Oscar Niemeyer International Cultural Centre

The magnificent Centro Niemeyer deserves a section all of its own. This innovative architectural complex came from the mind of the brilliant Brazilian architect who the centre is named after, following his success at the then Prince of Asturias Awards in 1989.

Oscar Niemeyer gifted the project to the Principality of Asturias as a way of showing his gratitude for the relationship that was established between himself and the autonomous community on account of winning such a prestigious prize.

The whiteness of this collection of geometric buildings stands out against Avilés’ old town and the typical industrial architecture of the 19th and 20th centuries that dominates much of the estuary.

centro niemeyer asturias

The whole complex comprises the following elements:

  • Plaza: A public space designed to sit seamlessly within the town. It provides the setting for concerts and other big cultural events.
  • Multiuse building: Houses the Film Centre, meeting rooms, offices, shops, an education centre and a gastro-pub, among its other functions.
  • Dome: A huge exhibition hall welcoming all art forms and sectors.
  • Auditorium: The stage can be rotated to face the interior seating area or the outdoor plaza to accommodate large audiences.
  • Tower: An 18-metre-tall viewpoint looking over the estuary.

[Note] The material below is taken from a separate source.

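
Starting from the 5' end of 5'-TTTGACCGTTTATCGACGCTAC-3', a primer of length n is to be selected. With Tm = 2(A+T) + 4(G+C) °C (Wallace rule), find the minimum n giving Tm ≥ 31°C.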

It also has a restaurant.

Where to eat in Avilés

Avilés sits practically at the mid-way point along the Asturian coast and is one of the region’s main ports. It’s therefore no surprise that fish and seafood feature heavily in Asturian cuisine. The riches of the sea are served up in some of the best dishes you’ll find in restaurants in Avilés. Here’s our pick of the town’s top eateries:

  • Casa Tataguyo (Plaza Carbayedo, 4): A classic of Avilés since 1845, both in terms of its decor and its approach to food. The fish is good here but so are the stews of tripe and longaniza (homemade sausage), not to mention the traditional pote asturiano.
  • Ronda 14 (Alfonso VII, 20): One of the most extraordinary restaurants in town. Make sure you don’t miss out on Liman chef Mario Céspedes’ fusion of Peruvian and Asturian cuisine.
  • Sidrería Yumay (Rafael Suárez, 7): Avilés more than holds its own in the world of Asturian cider. This is a revered cider house where, in addition to the local tipple, you can be sure to enjoy some of the best local cuisine including rice dishes and seafood.
  • Real Balneario (Avenida Juan Sitges, 3, Salinas): This haute cuisine establishment sits on the outskirts of Avilés. Head chef Isaac Loya del Río is part of a family that swears by quality raw ingredients and authentic cooking methods.
  • Yume (Estación, 27): This place has breathed new life and ideas into the local restaurant scene with its ever-changing menu packed with Asian influences. It’s been a welcome addition to Avilés.

Information of interest

How to get there

  • By car: Avilés is 35 km from Oviedo. The journey time is around 30 minutes on the A-66 and A-8 motorways.
  • By bus: The Oviedo-Avilés line has a journey time of around 30 minutes between respective bus stations.
  • By train: You can also get to Avilés from Gijón by train (operated by Feve). The journey takes around 40 minutes and there are several departures daily.